Son günlerde yaşanan ‘kaset skandalları’nın hedefinde MHP Genel Başkanı Devlet Bahçeli var. Etrafında güvendiği kim varsa hepsi birer birer düşürülüyor. Hedef seçimler değil, seçim sonrasında MHP’yi kendi arzularına göre dizayn edebilmek.
Bahçeli’nin MHP’yi iyi yönetmediğini düşünebilirsiniz. Ancak Bahçeli samimi bir lider ve MHP’yi ‘normal siyaset’in içinde tutmak için elinden geleni yaptı. Onun idaresi altında MHP’liler bazılarının kendilerinden beklediğini yapmadılar ve sokağa inmediler. Oysa ki MHP’nin mevcut trend içinde seçimler yoluyla iktidara gelebilmesi çok zor görünüyordu. Bu nedenle bir ara CHP+MHP koalisyon formülleri üzerinde çalışıldı. Fakat MHP tabanındaki kaymalar ve CHP ile MHP’nin pek çok ilde aynı kitlelere hitap etmeye başlaması işleri zorlaştırdı. Bu bağlamda MHP’nin ‘kitle partisi’nden ‘operasyon partisi’ne dönüştürülmesi iktidarı devirmek için bazı çevrelerin bulduğu yeni formül oldu.
Son dönemde oynanan oyunlar (kaset vs.) MHP’yi merkezden marjinalliğe çekme hedefinin doğal sonuçlarıdır. Kasetlerin seçimlerden hemen önce gelmesinin bir nedeni de budur.
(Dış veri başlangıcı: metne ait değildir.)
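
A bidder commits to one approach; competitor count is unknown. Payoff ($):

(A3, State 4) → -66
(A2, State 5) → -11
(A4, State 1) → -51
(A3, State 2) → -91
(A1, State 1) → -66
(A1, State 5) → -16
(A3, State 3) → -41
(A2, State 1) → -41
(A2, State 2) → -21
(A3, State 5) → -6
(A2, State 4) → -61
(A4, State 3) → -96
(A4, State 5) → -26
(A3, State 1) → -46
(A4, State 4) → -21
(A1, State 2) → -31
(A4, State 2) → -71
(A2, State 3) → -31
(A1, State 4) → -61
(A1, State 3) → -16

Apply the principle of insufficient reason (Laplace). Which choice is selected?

Row averages: A1=-38, A2=-33, A3=-50, A4=-53
Highest average = -33 → A2.

A2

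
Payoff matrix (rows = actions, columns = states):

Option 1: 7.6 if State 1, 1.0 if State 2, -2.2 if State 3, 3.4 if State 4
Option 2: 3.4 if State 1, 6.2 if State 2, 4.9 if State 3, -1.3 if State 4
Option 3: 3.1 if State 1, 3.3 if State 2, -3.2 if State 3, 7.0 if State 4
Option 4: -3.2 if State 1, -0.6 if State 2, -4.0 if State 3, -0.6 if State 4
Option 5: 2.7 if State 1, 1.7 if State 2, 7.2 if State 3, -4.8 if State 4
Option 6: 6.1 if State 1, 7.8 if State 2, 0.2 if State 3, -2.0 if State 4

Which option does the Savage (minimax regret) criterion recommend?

Column bests: State 1=7.6, State 2=7.8, State 3=7.2, State 4=7.0.
Option 1 regrets: 0.0, 6.8, 9.4, 3.6 → max 9.4
Option 2 regrets: 4.2, 1.6, 2.3, 8.3 → max 8.3
Option 3 regrets: 4.5, 4.5, 10.4, 0.0 → max 10.4
Option 4 regrets: 10.8, 8.4, 11.2, 7.6 → max 11.2
Option 5 regrets: 4.9, 6.1, 0.0, 11.8 → max 11.8
Option 6 regrets: 1.5, 0.0, 7.0, 9.0 → max 9.0
Smallest max regret = 8.3 → Option 2.

Option 2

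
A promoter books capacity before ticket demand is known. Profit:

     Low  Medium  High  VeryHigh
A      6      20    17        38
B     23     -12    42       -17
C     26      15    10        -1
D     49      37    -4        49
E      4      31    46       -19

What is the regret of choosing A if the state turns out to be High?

29

Best payoff under High is 46.
Regret = 46 − 17 = 29.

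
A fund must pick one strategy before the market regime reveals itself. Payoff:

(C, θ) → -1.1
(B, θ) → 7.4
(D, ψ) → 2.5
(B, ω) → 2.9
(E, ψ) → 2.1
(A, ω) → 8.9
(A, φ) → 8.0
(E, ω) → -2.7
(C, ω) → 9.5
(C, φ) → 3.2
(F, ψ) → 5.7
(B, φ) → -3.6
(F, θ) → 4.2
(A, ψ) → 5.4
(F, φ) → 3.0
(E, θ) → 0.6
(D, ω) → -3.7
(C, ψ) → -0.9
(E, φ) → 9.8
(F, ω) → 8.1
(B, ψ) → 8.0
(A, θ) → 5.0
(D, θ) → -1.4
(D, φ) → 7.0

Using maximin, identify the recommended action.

Row minima: A=5.0, B=-3.6, C=-1.1, D=-3.7, E=-2.7, F=3.0
Best worst-case = 5.0 → A.

A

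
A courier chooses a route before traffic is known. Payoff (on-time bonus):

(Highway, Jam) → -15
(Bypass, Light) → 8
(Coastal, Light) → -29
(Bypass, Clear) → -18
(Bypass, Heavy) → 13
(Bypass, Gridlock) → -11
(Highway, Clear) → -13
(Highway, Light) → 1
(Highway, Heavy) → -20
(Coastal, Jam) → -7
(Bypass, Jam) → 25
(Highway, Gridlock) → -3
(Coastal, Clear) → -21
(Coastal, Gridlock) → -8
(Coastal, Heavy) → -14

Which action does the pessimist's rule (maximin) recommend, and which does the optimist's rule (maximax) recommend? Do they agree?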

Burada esas olan MHP’nin barajı geçmesi değil, sokağa indirilmesidir. Dikkatli bakıldığında PKK’yı silahlarıyla dağdan şehirlere indirmeye çalışanlarla MHP’yi Meclis’ten sokaklara indirmeye çalışanlar aynı odaklardır.
Doğu’da PKK, Batı’da MHP çatışmalara çekildikçe iki kutup birbirini besleyecek. Bir kez silahlar çekilince sinirler daha da gerilecek ve kitlesel çarpışmalar yaşanacak. Tüm senaryo Kürt-Türk iç savaşını çıkartmak üzerine kurulu. Bundan sonrasında işler kolaylaşacak. Ortam gerilip, ülke yönetilemiyor görüntüsünü bir kez verdiniz mi ateşi alevlendirmek için üzerine rejim tartışmasını da eklersiniz, laiklik elden gidiyor feryatlarını da. Eşzamanlı olarak birkaç milyar dolarlık dış kredi iptal olur, kredi notları düşürülür, borsa dış kaynaklı sabotajlarla dibe vurursa işte o zaman Ergenekoncular için bayram günüdür. Ülke ne kadar alevler içinde yanıp kavruluyorsa onlara göre Cumhuriyet de, Atatürk de, laiklik de kurtulmuş olur. Araya serpiştirilecek birkaç siyasi cinayet de manzarayı 1990’lar havasına iyiden iyiye sokar. Bir erken genel seçim, dağıtılan AK Parti, birbirine giren CHP ve MHP ve gelsin yeniden koalisyon yılları. Önde koalisyon, arkada sivil-asker bürokrat çeteleşmeler...
Tüm bu senaryolar tanıdık geliyor değil mi? Kısacası Bahçeli bahane, kaset üzerinden darbe ise yapmak şahane...
Ne yapmalı?
Peki, oyun bu kadar tanıdık ise ne yapmalı? Öncelikle hükümet partisinin yaşananları soğutması gerekiyor. Ayrıca MHP’ye yapılan şantajın arkasındakileri bulmak için olağanüstü bir çaba da şart. Tüm bunlara ek olarak siyasi kavgalarda doz aşıldı. Gereksiz ve aslında faydasız atışmalar yapılıyor. Esastan iyiden iyiye uzaklaşıldı. Oysa halk her şeyin farkında, atışmalara değil politikalara prim veriyor. MHP’ye gelince... İşleri gerçekten zor. Kasetler adeta kimyalarını bozdu. Ayrıca kendi elleriyle kendi tabanlarına zarar verdikleri için gereksiz iç çatışmalara da neden oldular. Bu da yalnızlık ve ihanet duygularını kamçılıyor. Fakat yine de sinirlere hakim olmak gerekiyor. Bu konuda da ağabeylerin, reislerin gençleri sakinleştirmesi şart. Ne var ki STAR gazetesine yapılan en son saldırıda böyle bir sağduyu ve olgunluğu yeterince göremedik. Umarız MHP öfkeyle kalkıp zararla oturmaz. Çünkü onun zararı, aynı zamanda memleketin zararı.